The tragic cost of banishing the CBI
The tragedy of Indian democracy today is that the opposition’s battle to protect political freedom will simultaneously destroy the little capacity the state has left to prevent and punish crime.
This is demonstrated by the timing of Andhra’s withdrawal, only days before the CBI was to spring a trap to capture a ring of central government employees who were accepting bribes for permissions and favours.
When the CBI asked for specific permission to lay the trap, and asked the state to keep its plans secret, the state home ministry instead informed its own Anti-Corruption Bureau. What followed is not clear – but rather than capturing the entire ring, the CBI could make only one arrest. Its bitterness at the failure made it go public with a detailed statement about the cause.
The banner of resistance that Mamata has raised in Bengal will shelter an entire system for siphoning money from the poorest into the pockets of politicians and their henchmen – for there are at least 60 other ponzi schemes in Bengal alone, which have collected an estimated Rs 30,000 crore from around 1.7 million investors.
As the Cobrapost exposé of the Dewan Housing and Financial Scheme has shown, non-banking financial corporations are lending tens of thousands of crores to shell companies that finance political parties, among their other “investments”, but have directors with few, if any, assets.

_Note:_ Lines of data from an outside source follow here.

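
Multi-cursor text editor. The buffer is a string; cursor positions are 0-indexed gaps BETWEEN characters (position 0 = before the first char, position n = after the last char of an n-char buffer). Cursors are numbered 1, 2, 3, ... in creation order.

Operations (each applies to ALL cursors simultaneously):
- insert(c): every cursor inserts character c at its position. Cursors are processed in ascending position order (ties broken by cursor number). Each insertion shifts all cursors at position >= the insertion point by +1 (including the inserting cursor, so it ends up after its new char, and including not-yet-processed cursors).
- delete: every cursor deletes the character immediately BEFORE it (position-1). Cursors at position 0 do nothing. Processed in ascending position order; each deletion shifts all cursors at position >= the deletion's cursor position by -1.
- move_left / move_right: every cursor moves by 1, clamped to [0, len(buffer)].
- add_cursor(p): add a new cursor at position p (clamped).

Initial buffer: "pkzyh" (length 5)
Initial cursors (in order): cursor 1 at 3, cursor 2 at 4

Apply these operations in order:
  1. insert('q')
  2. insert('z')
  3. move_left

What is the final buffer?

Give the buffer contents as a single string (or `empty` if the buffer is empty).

Answer: pkzqzyqzh

Derivation:
After op 1 (insert('q')): buffer="pkzqyqh" (len 7), cursors c1@4 c2@6, authorship ...1.2.
After op 2 (insert('z')): buffer="pkzqzyqzh" (len 9), cursors c1@5 c2@8, authorship ...11.22.
After op 3 (move_left): buffer="pkzqzyqzh" (len 9), cursors c1@4 c2@7, authorship ...11.22.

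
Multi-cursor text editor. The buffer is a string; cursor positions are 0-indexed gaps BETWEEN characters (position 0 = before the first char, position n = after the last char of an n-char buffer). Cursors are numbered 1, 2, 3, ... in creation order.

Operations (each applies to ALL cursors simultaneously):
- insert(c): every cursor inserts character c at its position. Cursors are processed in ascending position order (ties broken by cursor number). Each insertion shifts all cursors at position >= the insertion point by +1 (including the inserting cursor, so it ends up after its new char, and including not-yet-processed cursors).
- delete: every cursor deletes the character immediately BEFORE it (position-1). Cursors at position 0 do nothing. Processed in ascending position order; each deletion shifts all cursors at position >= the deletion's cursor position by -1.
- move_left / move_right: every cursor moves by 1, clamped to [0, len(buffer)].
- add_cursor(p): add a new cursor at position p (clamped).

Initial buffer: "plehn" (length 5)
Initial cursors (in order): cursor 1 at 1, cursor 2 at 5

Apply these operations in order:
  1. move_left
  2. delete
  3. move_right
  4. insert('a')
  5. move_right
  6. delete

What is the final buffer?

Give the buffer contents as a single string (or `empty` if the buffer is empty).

After op 1 (move_left): buffer="plehn" (len 5), cursors c1@0 c2@4, authorship .....
After op 2 (delete): buffer="plen" (len 4), cursors c1@0 c2@3, authorship ....
After op 3 (move_right): buffer="plen" (len 4), cursors c1@1 c2@4, authorship ....
After op 4 (insert('a')): buffer="palena" (len 6), cursors c1@2 c2@6, authorship .1...2
After op 5 (move_right): buffer="palena" (len 6), cursors c1@3 c2@6, authorship .1...2
After op 6 (delete): buffer="paen" (len 4), cursors c1@2 c2@4, authorship .1..

Answer: paen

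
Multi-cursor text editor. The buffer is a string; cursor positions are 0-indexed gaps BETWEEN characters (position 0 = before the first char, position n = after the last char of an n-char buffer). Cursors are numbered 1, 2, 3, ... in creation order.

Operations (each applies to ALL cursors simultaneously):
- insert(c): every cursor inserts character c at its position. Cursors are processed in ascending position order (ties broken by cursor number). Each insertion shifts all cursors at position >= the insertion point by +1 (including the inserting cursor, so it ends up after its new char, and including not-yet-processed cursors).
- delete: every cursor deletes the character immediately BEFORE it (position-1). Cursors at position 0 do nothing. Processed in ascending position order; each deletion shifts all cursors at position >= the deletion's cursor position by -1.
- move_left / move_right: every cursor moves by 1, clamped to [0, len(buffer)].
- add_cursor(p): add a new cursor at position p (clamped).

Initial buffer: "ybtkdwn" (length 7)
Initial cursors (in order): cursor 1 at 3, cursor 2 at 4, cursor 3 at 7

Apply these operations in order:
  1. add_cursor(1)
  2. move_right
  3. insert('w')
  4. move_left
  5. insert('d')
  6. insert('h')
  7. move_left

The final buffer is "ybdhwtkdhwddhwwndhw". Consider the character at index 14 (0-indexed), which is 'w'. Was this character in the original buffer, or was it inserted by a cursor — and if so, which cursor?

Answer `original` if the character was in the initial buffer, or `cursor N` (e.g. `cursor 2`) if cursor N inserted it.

After op 1 (add_cursor(1)): buffer="ybtkdwn" (len 7), cursors c4@1 c1@3 c2@4 c3@7, authorship .......
After op 2 (move_right): buffer="ybtkdwn" (len 7), cursors c4@2 c1@4 c2@5 c3@7, authorship .......
After op 3 (insert('w')): buffer="ybwtkwdwwnw" (len 11), cursors c4@3 c1@6 c2@8 c3@11, authorship ..4..1.2..3
After op 4 (move_left): buffer="ybwtkwdwwnw" (len 11), cursors c4@2 c1@5 c2@7 c3@10, authorship ..4..1.2..3
After op 5 (insert('d')): buffer="ybdwtkdwddwwndw" (len 15), cursors c4@3 c1@7 c2@10 c3@14, authorship ..44..11.22..33
After op 6 (insert('h')): buffer="ybdhwtkdhwddhwwndhw" (len 19), cursors c4@4 c1@9 c2@13 c3@18, authorship ..444..111.222..333
After op 7 (move_left): buffer="ybdhwtkdhwddhwwndhw" (len 19), cursors c4@3 c1@8 c2@12 c3@17, authorship ..444..111.222..333
Authorship (.=original, N=cursor N): . . 4 4 4 . . 1 1 1 . 2 2 2 . . 3 3 3
Index 14: author = original

Answer: original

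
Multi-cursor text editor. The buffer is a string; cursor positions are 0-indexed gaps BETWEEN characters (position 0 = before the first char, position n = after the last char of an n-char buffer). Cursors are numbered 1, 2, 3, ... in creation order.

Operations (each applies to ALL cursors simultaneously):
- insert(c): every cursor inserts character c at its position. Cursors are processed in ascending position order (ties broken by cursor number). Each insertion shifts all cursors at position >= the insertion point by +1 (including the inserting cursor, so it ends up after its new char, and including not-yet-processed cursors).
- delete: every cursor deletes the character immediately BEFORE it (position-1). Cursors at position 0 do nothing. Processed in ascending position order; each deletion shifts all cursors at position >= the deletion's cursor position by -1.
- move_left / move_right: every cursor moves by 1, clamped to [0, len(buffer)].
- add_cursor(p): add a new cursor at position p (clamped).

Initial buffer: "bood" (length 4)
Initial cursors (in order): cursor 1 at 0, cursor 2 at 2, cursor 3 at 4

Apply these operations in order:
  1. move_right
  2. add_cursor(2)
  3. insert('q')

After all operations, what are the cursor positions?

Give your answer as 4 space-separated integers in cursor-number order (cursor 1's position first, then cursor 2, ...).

After op 1 (move_right): buffer="bood" (len 4), cursors c1@1 c2@3 c3@4, authorship ....
After op 2 (add_cursor(2)): buffer="bood" (len 4), cursors c1@1 c4@2 c2@3 c3@4, authorship ....
After op 3 (insert('q')): buffer="bqoqoqdq" (len 8), cursors c1@2 c4@4 c2@6 c3@8, authorship .1.4.2.3

Answer: 2 6 8 4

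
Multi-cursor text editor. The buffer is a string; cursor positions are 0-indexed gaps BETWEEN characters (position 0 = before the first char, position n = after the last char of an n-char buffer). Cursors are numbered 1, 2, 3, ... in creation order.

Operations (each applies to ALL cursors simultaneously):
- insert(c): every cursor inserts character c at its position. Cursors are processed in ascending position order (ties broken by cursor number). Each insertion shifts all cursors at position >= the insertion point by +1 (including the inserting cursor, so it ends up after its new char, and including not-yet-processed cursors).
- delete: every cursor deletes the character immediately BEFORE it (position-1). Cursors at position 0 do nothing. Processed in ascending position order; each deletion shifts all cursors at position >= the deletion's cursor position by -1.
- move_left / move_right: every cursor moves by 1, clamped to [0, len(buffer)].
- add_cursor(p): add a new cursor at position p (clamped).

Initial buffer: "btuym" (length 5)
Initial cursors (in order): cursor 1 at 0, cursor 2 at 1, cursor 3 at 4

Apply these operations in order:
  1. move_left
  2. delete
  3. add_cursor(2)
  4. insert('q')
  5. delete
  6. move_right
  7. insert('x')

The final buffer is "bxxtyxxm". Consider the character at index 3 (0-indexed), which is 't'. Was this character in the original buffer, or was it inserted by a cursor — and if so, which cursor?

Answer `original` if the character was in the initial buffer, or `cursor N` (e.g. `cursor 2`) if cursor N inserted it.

Answer: original

Derivation:
After op 1 (move_left): buffer="btuym" (len 5), cursors c1@0 c2@0 c3@3, authorship .....
After op 2 (delete): buffer="btym" (len 4), cursors c1@0 c2@0 c3@2, authorship ....
After op 3 (add_cursor(2)): buffer="btym" (len 4), cursors c1@0 c2@0 c3@2 c4@2, authorship ....
After op 4 (insert('q')): buffer="qqbtqqym" (len 8), cursors c1@2 c2@2 c3@6 c4@6, authorship 12..34..
After op 5 (delete): buffer="btym" (len 4), cursors c1@0 c2@0 c3@2 c4@2, authorship ....
After op 6 (move_right): buffer="btym" (len 4), cursors c1@1 c2@1 c3@3 c4@3, authorship ....
After op 7 (insert('x')): buffer="bxxtyxxm" (len 8), cursors c1@3 c2@3 c3@7 c4@7, authorship .12..34.
Authorship (.=original, N=cursor N): . 1 2 . . 3 4 .
Index 3: author = original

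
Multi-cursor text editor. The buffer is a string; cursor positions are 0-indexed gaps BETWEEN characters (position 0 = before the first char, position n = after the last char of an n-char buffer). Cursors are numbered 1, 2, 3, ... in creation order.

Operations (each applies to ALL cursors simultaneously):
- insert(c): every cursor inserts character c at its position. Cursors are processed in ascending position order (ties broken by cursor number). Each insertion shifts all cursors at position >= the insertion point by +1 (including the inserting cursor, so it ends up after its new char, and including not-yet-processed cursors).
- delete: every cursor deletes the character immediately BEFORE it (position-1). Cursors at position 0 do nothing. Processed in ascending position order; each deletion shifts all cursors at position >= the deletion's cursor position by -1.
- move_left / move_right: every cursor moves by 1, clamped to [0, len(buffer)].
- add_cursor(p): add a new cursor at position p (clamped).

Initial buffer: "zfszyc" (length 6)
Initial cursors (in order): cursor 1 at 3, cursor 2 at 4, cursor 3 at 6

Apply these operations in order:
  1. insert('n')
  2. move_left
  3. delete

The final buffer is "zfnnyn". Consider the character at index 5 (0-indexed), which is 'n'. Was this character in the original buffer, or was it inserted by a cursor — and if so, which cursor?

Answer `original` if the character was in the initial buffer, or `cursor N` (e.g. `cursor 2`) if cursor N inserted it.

Answer: cursor 3

Derivation:
After op 1 (insert('n')): buffer="zfsnznycn" (len 9), cursors c1@4 c2@6 c3@9, authorship ...1.2..3
After op 2 (move_left): buffer="zfsnznycn" (len 9), cursors c1@3 c2@5 c3@8, authorship ...1.2..3
After op 3 (delete): buffer="zfnnyn" (len 6), cursors c1@2 c2@3 c3@5, authorship ..12.3
Authorship (.=original, N=cursor N): . . 1 2 . 3
Index 5: author = 3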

This means nothing can be recovered from them when these companies go broke.
Nearly all the major political parties joined Mamata’s protest against Modi, and reaffirmed their determination to put up a united front against the BJP in the coming elections. If they stay united, they will push the BJP out of power.
But if they do not follow up their victory by creating an election financing system that frees parties from the need to plunder money – as happened through the Sarada scam – then they will give the BJP a powerful platform fight from in 2024. And if the BJP resumes its attempt to create a monolithic Hindu rashtra, then India’s descent into the age of the later Mughals will be swift.
Prem Shankar Jha is a Delhi-based journalist and writer.